Just three kids and a dog, whipping up some pancakes for breakfast. Batter spraying, dribbling, splotting! Pancakes sailing, flipping, stacking! Orange juice and maple syrup dribbling! And a blueberry stuck right on the tip of the little one’s nose.
Jubilation and scrumptiousness, that’s what this breakfast is made of. Weston’s rhyming text bounces merrily along, and Gammell’s characteristic spritzing, singing, energetic line and color are a festive partner. A recipe for Grandma’s Pancakes is included so your kids can make their own mayhem! Delightful for ages 2 and up.
Mr. Poggle and Scamp are two cuddly dogs who live together in a thatch-roof cottage tucked into the cool, green woods. Darling as a plump cinnamon bun.
Mr. Poggle kindly lets Scamp help with the egg-cracking and the toasting, but oh dear. This does not go so well. Scamp’s spirits are dashed, but patient Mr. Poggle always sees a way to redeem the broken yolks and burned crumbs. At their cheery table, Scamp declares that “breakfast has a way of turning sunny side up no matter what.” How pleasant to help others feel that way after accidents and mistakes. I think we all want a Mr. Poggle in our lives, and to be Mr. Poggle for others, don’t we?
It’s a lovable little book, part of a series written in the 80s, which are out-of-print. Small size for small hands. Dear pen-and-ink and watercolor illustrations of a diminutive, inviting, cheerful world. Ages 2 and up.
Do you know Daniel Pinkwater? If you do, you know you’d better be Ready For Anything each time you open one of his books! This wild and quirky story made me laugh out loud with its mad cram of Conviviality!
Mr. and Mrs. Submarine live companionably in a capacious, electric yellow and shocking pink house. It’s a rainy morning, so what else is there but to eat several breakfasts?
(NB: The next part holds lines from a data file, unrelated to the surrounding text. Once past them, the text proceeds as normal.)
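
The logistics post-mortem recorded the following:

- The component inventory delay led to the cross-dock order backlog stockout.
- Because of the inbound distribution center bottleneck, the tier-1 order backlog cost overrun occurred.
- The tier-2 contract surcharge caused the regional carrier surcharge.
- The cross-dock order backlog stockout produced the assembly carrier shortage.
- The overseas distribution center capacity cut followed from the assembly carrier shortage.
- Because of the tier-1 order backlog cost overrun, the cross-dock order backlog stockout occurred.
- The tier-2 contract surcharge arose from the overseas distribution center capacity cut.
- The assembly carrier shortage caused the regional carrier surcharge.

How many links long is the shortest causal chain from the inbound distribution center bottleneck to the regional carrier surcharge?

4

Shortest chain: the inbound distribution center bottleneck → the tier-1 order backlog cost overrun → the cross-dock order backlog stockout → the assembly carrier shortage → the regional carrier surcharge.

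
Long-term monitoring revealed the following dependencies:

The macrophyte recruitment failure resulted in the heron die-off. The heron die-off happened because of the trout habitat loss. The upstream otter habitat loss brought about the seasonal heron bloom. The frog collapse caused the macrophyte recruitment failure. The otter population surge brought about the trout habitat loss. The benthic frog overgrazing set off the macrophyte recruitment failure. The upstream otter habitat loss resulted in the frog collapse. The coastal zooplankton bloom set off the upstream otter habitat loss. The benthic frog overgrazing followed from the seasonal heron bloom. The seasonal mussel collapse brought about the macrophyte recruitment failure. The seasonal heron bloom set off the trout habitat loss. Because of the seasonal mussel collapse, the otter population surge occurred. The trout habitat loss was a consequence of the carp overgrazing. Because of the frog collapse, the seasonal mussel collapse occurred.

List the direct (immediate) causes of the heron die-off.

the macrophyte recruitment failure, the trout habitat loss

Upstream contributors include the coastal zooplankton bloom, the upstream otter habitat loss, the frog collapse, the seasonal mussel collapse, the seasonal heron bloom, the benthic frog overgrazing, the otter population surge, the carp overgrazing, but only the macrophyte recruitment failure, the trout habitat loss feed directly into the heron die-off.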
It’s during Breakfast #3 that the Submarines notice a bedraggled cat peering in the window. They invite him in for a hot corn muffin. Their large-and-shaggy dog is scratching at the door, too. In he comes, and scarfs his own muffin. But would you look at that, the horse is looking soaked and unhappy, too. Mr. Submarine whistles him in as Mrs. Submarine sets to mixing up more muffins.
Well, you will simply NOT BELIEVE who all joins the Submarines for corn muffins and tea on this rainy morning!! My oh my! It is more-than-a-houseful and even requires the Pinkwaters to include a tiny lexicon of German words so we can understand one remarkable visitor.
With eye-popping illustrations rendered in “magical markers” and bigger surprises at every page turn, this tale will tickle the imaginations and funny bones of kids ages 4 and up!